Imputation#
The survey_enhance.impute
module contains classes for imputing missing values in a dataset by training random forest models and using them to predict the missing values (as well as some functionality for adjusting the distribution of predicted values).
- class survey_enhance.impute.Imputation[source]#
Bases:
object
An Imputation represents a learned function f(input_variables) -> output_variables.
- X_category_mappings: List[Dict[str, int]] = None#
The mapping from category names to integers for each input variable.
- X_columns: List[str]#
The names of the input variables.
- Y_columns: List[str]#
The names of the output variables.
- static load(path: str) survey_enhance.impute.Imputation [source]#
Load the imputation model from disk.
- Parameters
path (str) – The path to load the model from.
- Returns
The imputation model.
- Return type
- models: List[survey_enhance.impute.ManyToOneImputation]#
Each column of the output variables is predicted by a separate model, stored in this list.
- predict(X: pandas.core.frame.DataFrame, mean_quantile: float = 0.5, verbose: bool = False) pandas.core.frame.DataFrame [source]#
Predict the output variables for the input dataset.
- Parameters
X (pd.DataFrame) – The dataset to predict on.
mean_quantile (float) – The beta parameter for the imputation.
- Returns
The predicted dataset.
- Return type
pd.DataFrame
- random_generator: numpy.random._generator.Generator = None#
The random generator used to sample from the distribution of the imputation.
- save(path: str)[source]#
Save the imputation model to disk.
- Parameters
path (str) – The path to save the model to.
- solve_for_mean_quantiles(targets: list, input_data: pandas.core.frame.DataFrame, weights: pandas.core.series.Series)[source]#
- train(X: pandas.core.frame.DataFrame, Y: pandas.core.frame.DataFrame, num_trees: int = 100)[source]#
Train a random forest model to predict the output variables from the input variables.
- Parameters
X (pd.DataFrame) – The dataset containing the input variables.
Y (pd.DataFrame) – The dataset containing the output variables.
- class survey_enhance.impute.ManyToOneImputation[source]#
Bases:
object
An Imputation consists of a set of ManyToOneImputation models, one for each output variable.
- model: sklearn.ensemble._forest.RandomForestRegressor#
The random forest model.
- predict(X: pandas.core.frame.DataFrame, mean_quantile: float = 0.5, random_generator: Optional[numpy.random._generator.Generator] = None) pandas.core.frame.DataFrame [source]#
Predict the output variable for the input dataset.
- Parameters
X (pd.DataFrame) – The dataset to predict on.
mean_quantile (float) – The mean quantile under the Beta distribution.
random_generator (np.random.Generator) – The random generator.
- Returns
The predicted distribution of values for each input row.
- Return type
pd.Series
- solve_for_mean_quantile(target: float, input_df: pandas.core.frame.DataFrame, weights: numpy.ndarray, max_iterations: int = 10, verbose: bool = False)[source]#
Solve for the mean quantile that produces the target value.
- Parameters
target (float) – The target value.
input_df (pd.DataFrame) – The input dataset.
weights (np.ndarray) – The sample weights.
max_iterations (int, optional) – The maximum number of iterations.

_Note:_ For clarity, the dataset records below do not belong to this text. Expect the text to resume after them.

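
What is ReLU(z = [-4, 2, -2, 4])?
h = [0, 2, 0, 4]

ReLU applied element-wise: max(0,-4)=0, max(0,2)=2, max(0,-2)=0, max(0,4)=4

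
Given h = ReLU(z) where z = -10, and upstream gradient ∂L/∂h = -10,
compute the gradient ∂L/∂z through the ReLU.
∂L/∂z = 0

h = ReLU(-10) = 0
Since z < 0: ∂h/∂z = 0
∂L/∂z = ∂L/∂h · ∂h/∂z = -10 × 0 = 0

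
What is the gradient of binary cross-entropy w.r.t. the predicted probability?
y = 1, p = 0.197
∂L/∂p = -5.076

∂L/∂p = -y/p + (1-y)/(1-p) = -1/0.197 + 0 = -5.076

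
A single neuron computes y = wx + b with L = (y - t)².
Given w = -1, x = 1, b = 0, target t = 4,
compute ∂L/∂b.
∂L/∂b = -10

y = wx + b = (-1)(1) + 0 = -1
∂L/∂y = 2(y - t) = 2(-1 - 4) = -10
∂y/∂b = 1
∂L/∂b = ∂L/∂y · ∂y/∂b = -10 × 1 = -10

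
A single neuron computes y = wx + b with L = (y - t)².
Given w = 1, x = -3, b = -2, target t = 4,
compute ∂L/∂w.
∂L/∂w = 54

y = wx + b = (1)(-3) + -2 = -5
∂L/∂y = 2(y - t) = 2(-5 - 4) = -18
∂y/∂w = x = -3
∂L/∂w = ∂L/∂y · ∂y/∂w = -18 × -3 = 54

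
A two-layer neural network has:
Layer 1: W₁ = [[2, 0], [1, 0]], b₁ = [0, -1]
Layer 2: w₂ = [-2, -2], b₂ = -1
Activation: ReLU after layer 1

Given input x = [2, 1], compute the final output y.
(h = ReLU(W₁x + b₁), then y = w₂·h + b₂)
y = -11

Layer 1 pre-activation: z₁ = [4, 1]
After ReLU: h = [4, 1]
Layer 2 output: y = -2×4 + -2×1 + -1 = -11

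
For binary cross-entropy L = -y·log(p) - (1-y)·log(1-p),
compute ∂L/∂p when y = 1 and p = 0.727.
∂L/∂p = -1.376

∂L/∂p = -y/p + (1-y)/(1-p) = -1/0.727 + 0 = -1.376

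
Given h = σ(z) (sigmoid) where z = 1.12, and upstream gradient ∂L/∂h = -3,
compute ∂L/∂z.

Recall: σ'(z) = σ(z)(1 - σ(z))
∂L/∂z = -0.5565

σ(1.12) = 0.754
σ'(1.12) = σ(1.12)(1 - σ(1.12)) = 0.754 × 0.246 = 0.1855
∂L/∂z = ∂L/∂h · σ'(z) = -3 × 0.1855 = -0.5565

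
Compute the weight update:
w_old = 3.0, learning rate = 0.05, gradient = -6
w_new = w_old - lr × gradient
w_new = 3.3

w_new = w - η·∂L/∂w = 3.0 - 0.05×(-6) = 3.0 - (-0.3) = 3.3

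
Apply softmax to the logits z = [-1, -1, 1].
p = [0.1065, 0.1065, 0.787]

exp(z) = [0.3679, 0.3679, 2.718]
Sum = 3.454
p = [0.1065, 0.1065, 0.787]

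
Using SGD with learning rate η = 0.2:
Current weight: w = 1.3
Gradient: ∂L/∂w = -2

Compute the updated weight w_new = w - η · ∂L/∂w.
w_new = 1.7

w_new = w - η·∂L/∂w = 1.3 - 0.2×(-2) = 1.3 - (-0.4) = 1.7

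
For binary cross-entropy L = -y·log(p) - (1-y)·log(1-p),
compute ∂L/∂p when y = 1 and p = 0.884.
∂L/∂p = -1.131

∂L/∂p = -y/p + (1-y)/(1-p) = -1/0.884 + 0 = -1.131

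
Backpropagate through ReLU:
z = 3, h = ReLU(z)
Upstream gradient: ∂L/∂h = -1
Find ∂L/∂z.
∂L/∂z = -1

h = ReLU(3) = 3
Since z > 0: ∂h/∂z = 1
∂L/∂z = ∂L/∂h · ∂h/∂z = -1 × 1 = -1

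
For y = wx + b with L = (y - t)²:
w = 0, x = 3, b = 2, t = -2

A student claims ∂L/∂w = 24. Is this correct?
Correct

y = (0)(3) + 2 = 2
∂L/∂y = 2(y - t) = 2(2 - -2) = 8
∂y/∂w = x = 3
∂L/∂w = 8 × 3 = 24

Claimed value: 24
Correct: The correct gradient is 24.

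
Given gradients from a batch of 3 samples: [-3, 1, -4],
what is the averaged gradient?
Average gradient = -2

Average = (1/3)(-3 + 1 + -4) = -6/3 = -2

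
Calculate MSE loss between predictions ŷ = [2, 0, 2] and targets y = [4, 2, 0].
MSE = 4

MSE = (1/3)((2-4)² + (0-2)² + (2-0)²) = (1/3)(4 + 4 + 4) = 4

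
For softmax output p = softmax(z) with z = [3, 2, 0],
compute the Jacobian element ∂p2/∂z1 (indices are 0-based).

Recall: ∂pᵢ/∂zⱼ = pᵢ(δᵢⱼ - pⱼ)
∂p2/∂z1 = -0.009113

p = softmax(z) = [0.7054, 0.2595, 0.03512]
p2 = 0.03512, p1 = 0.2595

∂p2/∂z1 = -p2 × p1 = -0.03512 × 0.2595 = -0.009113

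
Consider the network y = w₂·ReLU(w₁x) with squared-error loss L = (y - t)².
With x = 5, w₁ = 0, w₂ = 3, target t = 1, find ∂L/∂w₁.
∂L/∂w₁ = 0

Forward pass:
z = w₁x = 0×5 = 0
h = ReLU(0) = 0
y = w₂h = 3×0 = 0

Backward pass:
∂L/∂y = 2(y - t) = 2(0 - 1) = -2
∂y/∂h = w₂ = 3
∂h/∂z = 0 (ReLU derivative)
∂z/∂w₁ = x = 5

∂L/∂w₁ = -2 × 3 × 0 × 5 = 0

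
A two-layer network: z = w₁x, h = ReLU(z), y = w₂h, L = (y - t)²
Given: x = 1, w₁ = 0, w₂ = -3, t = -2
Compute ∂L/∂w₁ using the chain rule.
∂L/∂w₁ = 0

Forward pass:
z = w₁x = 0×1 = 0
h = ReLU(0) = 0
y = w₂h = -3×0 = 0

Backward pass:
∂L/∂y = 2(y - t) = 2(0 - -2) = 4
∂y/∂h = w₂ = -3
∂h/∂z = 0 (ReLU derivative)
∂z/∂w₁ = x = 1

∂L/∂w₁ = 4 × -3 × 0 × 1 = 0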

Defaults to 5.
verbose (bool, optional) – Whether to print the loss at each iteration. Defaults to False.
- Returns
The mean quantile.
- Return type
float
- train(X: pandas.core.frame.DataFrame, y: pandas.core.series.Series, sample_weight: Optional[pandas.core.series.Series] = None, num_trees: int = 100)[source]#
Train a random forest model to predict the output variable from the input variables.
- Parameters
X (pd.DataFrame) – The dataset containing the input variables.
y (pd.Series) – The dataset containing the output variable.
sample_weight (pd.Series) – The sample weights.